Sunday, June 21, 2009

`Compassion, Reverence, Self-Control'

My friend the retired English professor writes:

“I just read your delightful entry on Daniel Deronda, one of my all-time favorites. I first read it as a senior at Carleton College (1950) in a course on the English novel. Our handbook was [F.R.] Leavis's The Great Tradition (just out). We had a memorable time being guided (by a fine instructor) through novels of Eliot, James, and Conrad. DD was out of print at the time so our teacher searched the Chicago used-book stores for copies -- a number of them three-deckers. Now of course there are many reprints -- I must have 4 or 5. I've used DD in my Victorian literature courses with surprisingly satisfying results.

“Of all the Victorians Eliot had the most refined and powerful moral imagination--surpassing, I think, in this respect Arnold and Newman. I plan to get [Gertrude] Himmelfarb’s book on DD -- I've been reading her since she started publishing, especially for her studies of Burke.”

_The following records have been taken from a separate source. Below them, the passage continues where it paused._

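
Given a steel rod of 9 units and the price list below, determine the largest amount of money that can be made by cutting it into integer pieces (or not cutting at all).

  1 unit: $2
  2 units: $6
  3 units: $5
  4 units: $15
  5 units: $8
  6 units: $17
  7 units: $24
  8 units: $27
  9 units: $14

32

Let r[k] be the best obtainable value from length k. For each k, try every first piece i and keep the best of price[i] + r[k−i].
r[1] = 2
r[2] = max(2+2, 6+0) = 6
r[3] = max(2+6, 6+2, 5+0) = 8
r[4] = max(2+8, 6+6, 5+2, 15+0) = 15
r[5] = max(2+15, 6+8, 5+6, 15+2, 8+0) = 17
r[6] = max(2+17, 6+15, 5+8, 15+6, 8+2, 17+0) = 21
r[7] = max(2+21, 6+17, 5+15, …, 17+2, 24+0) = 24
r[8] = max(2+24, 6+21, 5+17, …, 24+2, 27+0) = 30
r[9] = max(2+30, 6+24, 5+21, …, 27+2, 14+0) = 32
One optimal cutting: 4 + 4 + 1 → $15 + $15 + $2 = $32.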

It’s a measure of how far we’ve fallen that I’m surprised an academic can write this way and so well. The fervent pleasure he takes in literature and the quiet assumption of its centrality to our lives; the respect for Leavis; the one-time unavailability of Daniel Deronda, one of the greatest of English novels; the appreciation of Eliot’s “most refined and powerful moral imagination”; the regard for Himmelfarb’s work – all are evidence of a sensibility long eclipsed by politics, fashion and a general fascination with the trivial. Implicit in my friend’s e-mail is a mode of civilized being (“the disposition to be conservative,” in Michael Oakeshott’s words) identified by Adam Kirsch in his review of The Jewish Odyssey of George Eliot published recently in Tablet:

“Yet if her ideas were radical, her fiction glorified the `conservative’ virtues—compassion, reverence, self-control. Indeed, Eliot believed that the more freely men thought, the more disciplined their behavior must be.”

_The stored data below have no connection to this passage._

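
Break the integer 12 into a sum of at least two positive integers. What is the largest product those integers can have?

Let f[k] be the best product for length k (with at least one cut). For each first piece i, the rest contributes max(k−i, f[k−i]).
f[2] = 1*max(1,0) = 1*1 = 1
f[3] = max(1*2, 2*1) = 2
f[4] = max(1*3, 2*2, 3*1) = 4
f[5] = max(1*4, 2*3, 3*2, 4*1) = 6
f[6] = max(1*6, 2*4, 3*3, 4*2, 5*1) = 9
f[7] = max(1*9, 2*6, 3*4, 4*3, 5*2, 6*1) = 12
f[8] = max(1*12, 2*9, 3*6, …, 6*2, 7*1) = 18
f[9] = max(1*18, 2*12, 3*9, …, 7*2, 8*1) = 27
f[10] = max(1*27, 2*18, 3*12, …, 8*2, 9*1) = 36
f[11] = max(1*36, 2*27, 3*18, …, 9*2, 10*1) = 54
f[12] = max(1*54, 2*36, 3*27, …, 10*2, 11*1) = 81
One optimal split: 3 + 3 + 3 + 3; product 3*3*3*3 = 81.

81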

This too, I suppose, sounds as quaint as Leavis’ “Great Tradition,” “moral imagination” and “three-deckers.” One mark of Eliot’s greatness is her slipperiness, the ease with which she eludes pigeon-holing and ideological recruitment. What she once wrote of women applies with justice to each of us, in particular the readers and writers among us:

“Women have not to prove that they can be emotional, and rhapsodic, and spiritualistic; everyone believes that already. They have to prove that they are capable of accurate thought, severe study, and continuous self-command.”

1 comment:

Buce said...

Um--wouldn't it be worth recalling that Leavis' own opinion of DD was mixed. He greatly admired the Gwendolyn story, hated the DD part. I should add I think he's own the right track here, though I would say that the DD part is not so much bad as (especially coming from such a one as GE) surprisingly ignorant. She really doesn't seem to know much at all about the social situation of Judaism in her time, and doesn't seem to know that she doesn't know.